Some 100 000 voters out of a total population of 215 000 have been called to choose members of the national assembly for four years, along with regional and municipal leaders.
A former Portuguese colony in the Gulf of Guinea, the island nation is deeply poor and depends on international cooperation and aid for 90 percent of investments, but it is considered a rare model of parliamentary democracy in Africa.
Two major parties have jostled to run the country since independence in 1975: the Movement for the Liberation of Sao Tome and Principe-Social Democratic Party (MLSTP-PSD), which currently has a tiny majority, and the right-wing Independent Democratic Action party (ADI), looking to benefit from divisions in the left.
In 2021, the people elected an ADI president, Carlos Vila Nova, whose role is largely honorary while power is wielded by Prime Minister Jorge Lopes Bom Jesus of the MLSTP.

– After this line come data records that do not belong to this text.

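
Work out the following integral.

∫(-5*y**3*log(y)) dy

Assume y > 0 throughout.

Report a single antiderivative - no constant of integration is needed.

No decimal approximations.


Answer: -5*y**4*log(y)/4 + 5*y**4/16.


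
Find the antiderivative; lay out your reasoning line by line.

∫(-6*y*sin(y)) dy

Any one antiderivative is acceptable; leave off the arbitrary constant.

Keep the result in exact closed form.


Step 1. Integrate ∫(-6*y*sin(y)) dy by parts with u = y, dv = (-6*sin(y)) dy, so v = 6*cos(y): now 6*y*cos(y) + ∫(-6*cos(y)) dy.
Step 2. Evaluate the standard form: now 6*y*cos(y) - 6*sin(y).
Answer: 6*y*cos(y) - 6*sin(y).


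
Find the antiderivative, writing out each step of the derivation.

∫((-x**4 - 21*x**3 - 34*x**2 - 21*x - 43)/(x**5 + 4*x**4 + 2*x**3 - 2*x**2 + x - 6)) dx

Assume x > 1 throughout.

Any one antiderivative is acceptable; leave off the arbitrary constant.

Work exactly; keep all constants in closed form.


Step 1. Decompose ∫((-x**4 - 21*x**3 - 34*x**2 - 21*x - 43)/(x**5 + 4*x**4 + 2*x**3 - 2*x**2 + x - 6)) dx by partial fractions, (-x**4 - 21*x**3 - 34*x**2 - 21*x - 43)/(x**5 + 4*x**4 + 2*x**3 - 2*x**2 + x - 6) = 1/(x**2 + 1) + 5/(x + 3) - 1/(x + 2) - 5/(x - 1): now ∫(-5/(x - 1)) dx + ∫(-1/(x + 2)) dx + ∫(5/(x + 3)) dx + ∫(1/(x**2 + 1)) dx.
Step 2. Evaluate the standard form [assuming x > -3]: now 5*log(x + 3) + ∫(-5/(x - 1)) dx + ∫(-1/(x + 2)) dx + ∫(1/(x**2 + 1)) dx.
Step 3. Evaluate the standard form [assuming x > 1]: now -5*log(x - 1) + 5*log(x + 3) + ∫(-1/(x + 2)) dx + ∫(1/(x**2 + 1)) dx.
Step 4. Evaluate the standard form [assuming x > -2]: now -5*log(x - 1) - log(x + 2) + 5*log(x + 3) + ∫(1/(x**2 + 1)) dx.
Step 5. Evaluate the standard form: now -5*log(x - 1) - log(x + 2) + 5*log(x + 3) + atan(x).
Answer: -5*log(x - 1) - log(x + 2) + 5*log(x + 3) + atan(x).


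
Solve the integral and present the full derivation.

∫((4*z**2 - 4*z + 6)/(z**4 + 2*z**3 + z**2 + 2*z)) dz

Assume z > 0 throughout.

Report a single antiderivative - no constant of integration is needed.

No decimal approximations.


Step 1. Decompose ∫((4*z**2 - 4*z + 6)/(z**4 + 2*z**3 + z**2 + 2*z)) dz by partial fractions, (4*z**2 - 4*z + 6)/(z**4 + 2*z**3 + z**2 + 2*z) = -2/(z**2 + 1) - 3/(z + 2) + 3/z: now ∫(3/z) dz + ∫(-3/(z + 2)) dz + ∫(-2/(z**2 + 1)) dz.
Step 2. Evaluate the standard form [assuming z > -2]: now -3*log(z + 2) + ∫(3/z) dz + ∫(-2/(z**2 + 1)) dz.
Step 3. Evaluate the standard form [assuming z > 0]: now 3*log(z) - 3*log(z + 2) + ∫(-2/(z**2 + 1)) dz.
Step 4. Evaluate the standard form: now 3*log(z) - 3*log(z + 2) - 2*atan(z).
Answer: 3*log(z) - 3*log(z + 2) - 2*atan(z).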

In 2018, politicians of the left and centre scrambled to form a coalition to stop power going to the ADI, led by former prime minister Patrice Trovoada (2010-2012 and 2014-2018).
They took a parliamentary majority of just one seat with support from a wing of the Party of Democratic Convergence, which has now distanced itself.
Trovoada retired to Portugal after losing in 2018, but he returned in mid-September and is seen as a favourite of the opposition.
Meanwhile, the popularity of Lopes Bom Jesus has declined as the man who pledged to fight corruption saw accusations of it mount against his own party.
Parliamentary democracy took a long time to come to Sao Tome and Principe, which was ruled for 15 years as a Marxist one-party state by the MLSTP that had opposed the Portuguese regime.
Once a constitutional referendum to introduce multiparty politics and a limit of two terms for the president was approved by more than 95 percent of voters in 1990, democratic elections were held.
The civil authorities withstood military coup bids in 2003 et 2009.
The archipelago gains a modicum of income from cocoa and coffee exports, and attracts tourists. Artisanal fishing is a key source of food, while tropical forest covers 54.1 percent of the territory, according to the World Bank in 2020.
A large majority of children are in school or creches provided for the youngest, but 15.6 percent of the population is estimated to live on less than 1.9 euros (1.9 dollars) a day.